- Coat of arms
- Location of Gmina Malanów
- Coordinates (Malanów): 51°57′9″N 18°23′28″E﻿ / ﻿51.95250°N 18.39111°E
- Country: Poland
- Voivodeship: Greater Poland
- County: Turek
- Seat: Malanów

Area
- • Total: 107.17 km^{2} (41.38 sq mi)

Population (2006)
- • Total: 6,451
- • Density: 60/km^{2} (160/sq mi)
- Website: http://www.malanow.pl

= Gmina Malanów =

Gmina Malanów is a rural gmina (administrative district) in Turek County, Greater Poland Voivodeship, in west-central Poland. Its seat is the village of Malanów, which lies approximately 11 km south-west of Turek and 113 km south-east of the regional capital Poznań.

The gmina covers an area of 107.17 km2, and as of 2006 its total population is 6,451. Malanów is a rural area, characterized by significant forestation (covering about 25% of the gmina's territory).
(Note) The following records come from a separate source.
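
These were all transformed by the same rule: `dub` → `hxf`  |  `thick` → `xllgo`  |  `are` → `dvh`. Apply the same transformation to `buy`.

fxc

Vowels shift forward by 3 and consonants shift forward by 4.
Applying it to buy: b(cons)+4=f, u(vowel)+3=x, y(cons)+4=c.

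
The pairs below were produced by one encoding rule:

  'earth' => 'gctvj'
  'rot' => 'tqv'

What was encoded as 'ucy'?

saw

Compare letters: e→g is +2, a→c is +2, r→t is +2 — a constant shift. Each letter is shifted forward by 2 in the alphabet (a Caesar shift of +2).
Undoing it on ucy: u−2=s, c−2=a, y−2=w.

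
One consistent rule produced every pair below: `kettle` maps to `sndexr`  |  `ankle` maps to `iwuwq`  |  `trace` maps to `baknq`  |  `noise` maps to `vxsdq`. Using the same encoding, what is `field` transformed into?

nrowp

In kettle: k→s is +8, e→n is +9, t→d is +10, t→e is +11 — the shift increases by 1 each position. Each letter shifts forward by (position + 8), i.e. 8, 9, 10, … — the shift grows by one for each successive letter.
Applying it to field: f+8=n, i+9=r, e+10=o, l+11=w, d+12=p.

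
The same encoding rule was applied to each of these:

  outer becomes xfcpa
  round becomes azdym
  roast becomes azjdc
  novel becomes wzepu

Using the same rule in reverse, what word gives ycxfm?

Shifts by position in outer: pos 0: o→x (+9), pos 1: u→f (+11), pos 2: t→c (+9), pos 3: e→p (+11) — repeating every 2. It's a Vigenère-style cipher with numeric key [9,11]: position i shifts by key[i mod 2].
Decoding ycxfm: y−9=p, c−11=r, x−9=o, f−11=u, m−9=d.

proud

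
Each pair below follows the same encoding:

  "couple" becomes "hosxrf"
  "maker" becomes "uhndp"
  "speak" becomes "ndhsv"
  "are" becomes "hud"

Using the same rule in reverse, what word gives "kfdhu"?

Two steps: reverse the string, then apply a Caesar shift of +3.
Reversing it on kfdhu: shift back: k−3=h, f−3=c, d−3=a, h−3=e, u−3=r → hcaer; then reverse → reach.

reach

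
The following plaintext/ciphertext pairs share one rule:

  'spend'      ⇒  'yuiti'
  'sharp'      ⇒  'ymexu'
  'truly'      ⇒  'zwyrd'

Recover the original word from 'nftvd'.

The shifts repeat in a cycle of length 3: positions 0,1,… shift by +6, +5, +4, then the pattern repeats.
Decoding nftvd: n−6=h, f−5=a, t−4=p, v−6=p, d−5=y.

happy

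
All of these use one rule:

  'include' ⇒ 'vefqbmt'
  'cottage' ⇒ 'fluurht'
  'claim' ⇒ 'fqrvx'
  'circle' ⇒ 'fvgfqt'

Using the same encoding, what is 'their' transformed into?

Each letter's alphabet position (a=0..z=25) is mapped through 7·x+17 mod 26 — an affine cipher.
For their: t(19)→7·19+17≡20=u; h(7)→7·7+17≡14=o; e(4)→7·4+17≡19=t; i(8)→7·8+17≡21=v; r(17)→7·17+17≡6=g (all mod 26).

uotvg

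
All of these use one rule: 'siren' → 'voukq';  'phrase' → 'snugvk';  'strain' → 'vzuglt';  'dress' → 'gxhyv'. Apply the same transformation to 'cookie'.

furqlk

Shifts by position in siren: pos 0: s→v (+3), pos 1: i→o (+6), pos 2: r→u (+3), pos 3: e→k (+6) — repeating every 2. It's a Vigenère-style cipher with numeric key [3,6]: position i shifts by key[i mod 2].
On cookie: c+3=f, o+6=u, o+3=r, k+6=q, i+3=l, e+6=k.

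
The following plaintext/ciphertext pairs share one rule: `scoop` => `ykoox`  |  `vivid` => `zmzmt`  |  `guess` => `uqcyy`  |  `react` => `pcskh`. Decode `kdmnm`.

s(18)→y(24) and c(2)→k(10) fit y≡9x+18 (mod 26); the inverse of 9 mod 26 is 3. Each letter's alphabet position (a=0..z=25) is mapped through 9·x+18 mod 26 — an affine cipher.
Decoding kdmnm: k(10)→3·(10−18)≡2=c; d(3)→3·(3−18)≡7=h; m(12)→3·(12−18)≡8=i; n(13)→3·(13−18)≡11=l; m(12)→3·(12−18)≡8=i (all mod 26).

chili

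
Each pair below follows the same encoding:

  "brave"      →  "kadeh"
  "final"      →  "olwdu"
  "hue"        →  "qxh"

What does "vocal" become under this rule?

The shift depends on letter class: consonant b→k is +9, but vowel a→d is +3. The rule splits by letter class: vowels +3, consonants +9.
On vocal: v(cons)+9=e, o(vowel)+3=r, c(cons)+9=l, a(vowel)+3=d, l(cons)+9=u.

erldu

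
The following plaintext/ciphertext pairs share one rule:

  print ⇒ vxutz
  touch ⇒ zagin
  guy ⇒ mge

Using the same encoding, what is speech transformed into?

yvqqin

Vowels shift forward by 12 and consonants shift forward by 6.
On speech: s(cons)+6=y, p(cons)+6=v, e(vowel)+12=q, e(vowel)+12=q, c(cons)+6=i, h(cons)+6=n.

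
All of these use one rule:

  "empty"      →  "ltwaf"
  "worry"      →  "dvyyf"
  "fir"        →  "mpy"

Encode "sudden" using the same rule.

Every letter moves 7 places later in the alphabet, wrapping around z→a.
For sudden: s+7=z, u+7=b, d+7=k, d+7=k, e+7=l, n+7=u.

zbkklu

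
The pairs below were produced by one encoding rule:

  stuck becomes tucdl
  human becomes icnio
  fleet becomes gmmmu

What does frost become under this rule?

gswtu

Vowels shift forward by 8 and consonants shift forward by 1.
Applying it to frost: f(cons)+1=g, r(cons)+1=s, o(vowel)+8=w, s(cons)+1=t, t(cons)+1=u.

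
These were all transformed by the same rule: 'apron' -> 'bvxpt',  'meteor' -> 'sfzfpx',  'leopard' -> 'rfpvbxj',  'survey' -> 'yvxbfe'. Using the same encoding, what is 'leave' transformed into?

The shift depends on letter class: consonant p→v is +6, but vowel a→b is +1. The rule splits by letter class: vowels +1, consonants +6.
Applying it to leave: l(cons)+6=r, e(vowel)+1=f, a(vowel)+1=b, v(cons)+6=b, e(vowel)+1=f.

rfbbf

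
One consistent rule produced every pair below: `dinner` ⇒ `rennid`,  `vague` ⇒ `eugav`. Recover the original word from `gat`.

The output letters match the input read backwards: dinner reversed is rennid. The word is simply reversed.
Decoding gat: then reverse → tag.

tag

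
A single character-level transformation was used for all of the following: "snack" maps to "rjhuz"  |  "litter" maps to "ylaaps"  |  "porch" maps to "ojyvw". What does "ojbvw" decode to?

pouch

The output letters match the input read backwards, each shifted +7: snack reversed is kcans. Two steps: reverse the string, then apply a Caesar shift of +7.
Undoing it on ojbvw: shift back: o−7=h, j−7=c, b−7=u, v−7=o, w−7=p → hcuop; then reverse → pouch.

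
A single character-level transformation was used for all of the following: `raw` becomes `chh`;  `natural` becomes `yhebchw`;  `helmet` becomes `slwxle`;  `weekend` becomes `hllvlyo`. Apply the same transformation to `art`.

hce

Vowels shift forward by 7 and consonants shift forward by 11.
For art: a(vowel)+7=h, r(cons)+11=c, t(cons)+11=e.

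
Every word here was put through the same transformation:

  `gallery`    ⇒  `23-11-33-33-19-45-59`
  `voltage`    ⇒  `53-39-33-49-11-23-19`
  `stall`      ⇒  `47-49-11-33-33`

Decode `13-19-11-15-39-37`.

g(#7)→23 and a(#1)→11: differences scale by 2, so n = 2·pos + 9. Each letter becomes 2×(its alphabet position, a=1..z=26) + 9.
Decoding 13-19-11-15-39-37: 13→(13−9)÷2=2=b, 19→(19−9)÷2=5=e, 11→(11−9)÷2=1=a, 15→(15−9)÷2=3=c, 39→(39−9)÷2=15=o, 37→(37−9)÷2=14=n.

beacon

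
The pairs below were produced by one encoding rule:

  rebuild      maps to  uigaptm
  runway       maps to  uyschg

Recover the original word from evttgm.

Letter i (0-indexed) is shifted by i+3, so successive shifts are 3, 4, 5, ….
Undoing it on evttgm: e−3=b, v−4=r, t−5=o, t−6=n, g−7=z, m−8=e.

bronze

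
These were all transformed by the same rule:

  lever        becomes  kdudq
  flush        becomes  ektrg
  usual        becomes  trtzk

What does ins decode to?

Compare letters: l→k is +25, e→d is +25, v→u is +25 — a constant shift. It's a constant shift of +25 (ROT25).
Undoing it on ins: i−25=j, n−25=o, s−25=t.

jot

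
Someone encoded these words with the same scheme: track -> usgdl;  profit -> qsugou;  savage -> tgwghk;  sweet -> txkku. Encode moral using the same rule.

nusgm

The shift depends on letter class: consonant t→u is +1, but vowel a→g is +6. Vowels shift forward by 6 and consonants shift forward by 1.
Applying it to moral: m(cons)+1=n, o(vowel)+6=u, r(cons)+1=s, a(vowel)+6=g, l(cons)+1=m.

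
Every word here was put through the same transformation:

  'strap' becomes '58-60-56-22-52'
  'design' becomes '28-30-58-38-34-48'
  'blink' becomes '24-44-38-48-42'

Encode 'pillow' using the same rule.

52-38-44-44-50-66

s(#19)→58 and t(#20)→60: differences scale by 2, so n = 2·pos + 20. With a=1..z=26, the number is 2·pos + 20.
Applying it to pillow: p=16→52, i=9→38, l=12→44, l=12→44, o=15→50, w=23→66.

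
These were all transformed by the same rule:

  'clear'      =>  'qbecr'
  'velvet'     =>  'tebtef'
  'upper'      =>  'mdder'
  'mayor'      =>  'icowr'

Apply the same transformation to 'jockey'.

nwqueo

c(2)→q(16) and l(11)→b(1) fit y≡7x+2 (mod 26); the inverse of 7 mod 26 is 15. Treating letters as 0–25, the rule is x ↦ 7x + 2 (mod 26).
On jockey: j(9)→7·9+2≡13=n; o(14)→7·14+2≡22=w; c(2)→7·2+2≡16=q; k(10)→7·10+2≡20=u; e(4)→7·4+2≡4=e; y(24)→7·24+2≡14=o (all mod 26).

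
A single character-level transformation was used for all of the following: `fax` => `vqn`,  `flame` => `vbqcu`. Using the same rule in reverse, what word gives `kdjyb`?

Each letter is shifted forward by 16 in the alphabet (a Caesar shift of +16).
Reversing it on kdjyb: k−16=u, d−16=n, j−16=t, y−16=i, b−16=l.

until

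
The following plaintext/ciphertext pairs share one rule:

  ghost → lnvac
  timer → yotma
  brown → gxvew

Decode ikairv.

In ghost: g→l is +5, h→n is +6, o→v is +7, s→a is +8 — the shift increases by 1 each position. Each letter shifts forward by (position + 5), i.e. 5, 6, 7, … — the shift grows by one for each successive letter.
Decoding ikairv: i−5=d, k−6=e, a−7=t, i−8=a, r−9=i, v−10=l.

detail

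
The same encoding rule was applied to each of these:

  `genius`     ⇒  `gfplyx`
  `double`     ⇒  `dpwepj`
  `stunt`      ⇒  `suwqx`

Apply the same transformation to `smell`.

sngop

In genius: g→g is +0, e→f is +1, n→p is +2, i→l is +3 — the shift increases by 1 each position. Letter i (0-indexed) is shifted by i+0, so successive shifts are 0, 1, 2, ….
For smell: s+0=s, m+1=n, e+2=g, l+3=o, l+4=p.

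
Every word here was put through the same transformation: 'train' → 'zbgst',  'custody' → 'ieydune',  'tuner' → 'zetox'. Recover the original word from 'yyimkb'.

Shifts by position in train: pos 0: t→z (+6), pos 1: r→b (+10), pos 2: a→g (+6), pos 3: i→s (+10) — repeating every 2. It's a Vigenère-style cipher with numeric key [6,10]: position i shifts by key[i mod 2].
Decoding yyimkb: y−6=s, y−10=o, i−6=c, m−10=c, k−6=e, b−10=r.

soccer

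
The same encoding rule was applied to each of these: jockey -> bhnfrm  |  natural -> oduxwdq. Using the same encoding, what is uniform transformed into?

The output letters match the input read backwards, each shifted +3: jockey reversed is yekcoj. Read the word backwards and shift each letter +3.
For uniform: reverse → mrofinu; then shift: m+3=p, r+3=u, o+3=r, f+3=i, i+3=l, n+3=q, u+3=x.

purilqx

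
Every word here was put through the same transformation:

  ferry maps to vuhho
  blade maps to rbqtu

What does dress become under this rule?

Compare letters: f→v is +16, e→u is +16, r→h is +16 — a constant shift. Every letter moves 16 places later in the alphabet, wrapping around z→a.
Applying it to dress: d+16=t, r+16=h, e+16=u, s+16=i, s+16=i.

thuii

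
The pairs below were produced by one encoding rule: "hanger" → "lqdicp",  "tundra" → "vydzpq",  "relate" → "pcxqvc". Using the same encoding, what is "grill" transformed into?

ipoxx

h(7)→l(11) and a(0)→q(16) fit y≡3x+16 (mod 26); the inverse of 3 mod 26 is 9. This is an affine cipher: with a=0,…,z=25, each position x becomes (3x+16) mod 26.
Applying it to grill: g(6)→3·6+16≡8=i; r(17)→3·17+16≡15=p; i(8)→3·8+16≡14=o; l(11)→3·11+16≡23=x; l(11)→3·11+16≡23=x (all mod 26).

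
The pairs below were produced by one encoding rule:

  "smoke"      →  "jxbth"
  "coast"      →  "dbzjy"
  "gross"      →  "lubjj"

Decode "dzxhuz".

s(18)→j(9) and m(12)→x(23) fit y≡15x+25 (mod 26); the inverse of 15 mod 26 is 7. Treating letters as 0–25, the rule is x ↦ 15x + 25 (mod 26).
Undoing it on dzxhuz: d(3)→7·(3−25)≡2=c; z(25)→7·(25−25)≡0=a; x(23)→7·(23−25)≡12=m; h(7)→7·(7−25)≡4=e; u(20)→7·(20−25)≡17=r; z(25)→7·(25−25)≡0=a (all mod 26).

camera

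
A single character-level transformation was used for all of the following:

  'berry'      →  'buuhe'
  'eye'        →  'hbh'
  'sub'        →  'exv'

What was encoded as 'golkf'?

child

Two steps: reverse the string, then apply a Caesar shift of +3.
Reversing it on golkf: shift back: g−3=d, o−3=l, l−3=i, k−3=h, f−3=c → dlihc; then reverse → child.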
Villages and settlements in the gmina include Bibianna, Brody, Celestyny, Dziadowice, Dziadowice-Folwark, Feliksów, Franulew, Grąbków, Kokosz, Kolnica, Kotwasice, Marysin, Miłaczew, Miłaczew Kolonia, Miłaczewek, Miłaczewskie Młyny, Niedźwiady, Obrydy, Paździerowice, Popielarze, Poroże, Rachowa, Skarżyn-Kolonia, Stary Czachulec, Targówka, Żdżenice and Zygmuntówek. These are organized into the 17 sołectwos of Bibianna, Celestyny, Dziadowice, Dziadowice-Folwark, Feliksów, Grąbków, Kotwasice, Malanów, Miłaczew, Miłaczen, Kolonia, Miłaczewek, Poroże, Rachowa, Skarżyn Kolonia, Stary Czachulec, Targówka and Żdżenice.

==Malanów commune emblem==

The concept of the project was for the emblem to contain elements indispensably connected with this region. In the center of the emblem there is an oak which and is the symbol of the commune. The emblem also contains a church bell and a bishop's cross. All these elements are in gold, what symbolized fertility and rural character of the region. The emblem exists in its present form since 1999.

==Neighbouring gminas==
Gmina Malanów is bordered by the gminas of Ceków-Kolonia, Kawęczyn, Mycielin, Tuliszków and Turek.